Throughout the lobby, hallways and restaurant, you could hear guys in suits chattering about the "Bailout Watchdog Team" and crime scene tape. When last seen, CEO Stumpf was engaged in an animated discussion with the FSR staffer in charge of making sure that the security team showed the taxpayers to the door.
FSR had originally planned to hold its spring meeting at the Ritz-Carlton Beach Resort in Naples, FL, that includes three miles of white-sand beaches, a 51,000 square-foot spa, golf course, three pools, and six restaurants; where rooms start at $530 per night. What changed their minds into moving the meeting to an 'undisclosed location' in Washington, DC, you may be wondering. The answer: labor coalition Change to Win found out about the bank CEOs' plans to meet in Florida on the taxpayer's dime to continue to push their anti-worker agenda and wasted no time blowing the whistle on FSR's egregious misuse of U.S. taxpayer's bailout funds.
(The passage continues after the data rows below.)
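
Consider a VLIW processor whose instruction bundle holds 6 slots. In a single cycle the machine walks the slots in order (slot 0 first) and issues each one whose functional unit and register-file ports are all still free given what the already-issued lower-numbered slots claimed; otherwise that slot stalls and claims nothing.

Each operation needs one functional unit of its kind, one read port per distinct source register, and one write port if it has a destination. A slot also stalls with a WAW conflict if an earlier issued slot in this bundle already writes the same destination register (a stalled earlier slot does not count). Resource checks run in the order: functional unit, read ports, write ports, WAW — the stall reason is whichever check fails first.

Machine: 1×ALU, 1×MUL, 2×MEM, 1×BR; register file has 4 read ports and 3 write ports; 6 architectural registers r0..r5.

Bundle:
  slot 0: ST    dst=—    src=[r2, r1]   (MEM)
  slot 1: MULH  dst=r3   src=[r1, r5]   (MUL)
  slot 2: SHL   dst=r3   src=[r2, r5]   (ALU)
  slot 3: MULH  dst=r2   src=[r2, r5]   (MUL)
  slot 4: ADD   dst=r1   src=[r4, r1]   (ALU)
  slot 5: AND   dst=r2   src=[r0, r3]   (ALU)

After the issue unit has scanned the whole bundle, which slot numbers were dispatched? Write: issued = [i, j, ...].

slot 0 (MEM): ISSUE — free A1,Mu1,Ld1,B1 rp2 wp3
slot 1 (MUL): ISSUE — free A1,Mu0,Ld1,B1 rp0 wp2
slot 2 (ALU): stall RD_PORT — free A1,Mu0,Ld1,B1 rp0 wp2
slot 3 (MUL): stall FU — free A1,Mu0,Ld1,B1 rp0 wp2
slot 4 (ALU): stall RD_PORT — free A1,Mu0,Ld1,B1 rp0 wp2
slot 5 (ALU): stall RD_PORT — free A1,Mu0,Ld1,B1 rp0 wp2

issued = [0, 1]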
Change to Win chair and SEIU Secretary-Treasurer Anna Burger wrote a letter to FSR President and CEO Steve Bartlett, in which she outlined why the meeting was a bad idea and urged him to reconsider. Here's a quick excerpt:
Any private use of taxpayer funds to influence the political process, whether by individual TARP recipients or the industry association they fund, raises serious questions. But partisan political activity by the Roundtable and its members with respect to Employee Free Choice crosses the line and constitutes an indefensible abuse of taxpayer money. It violates the intent of Congress, conflicts with Obama Administration policies prohibiting government contractors from using federal funds to oppose union organizing and throws a body blow to the working men and women who are paying for the bailout and whose economic security has already been ravaged by the excesses of your members.
The Roundtable's decision to move their three-day meeting-whose invitees included Treasury Secretary Timothy Geithner, Sen. John McCain, R-Ariz., Rep. Barney Frank, D-Mass., Sen. Max Baucus, D-Mont., FDIC chair Sheila Bair, and SEC chair Mary Schapiro-made in response to Burger's letter was first reported in the Los Angeles Times.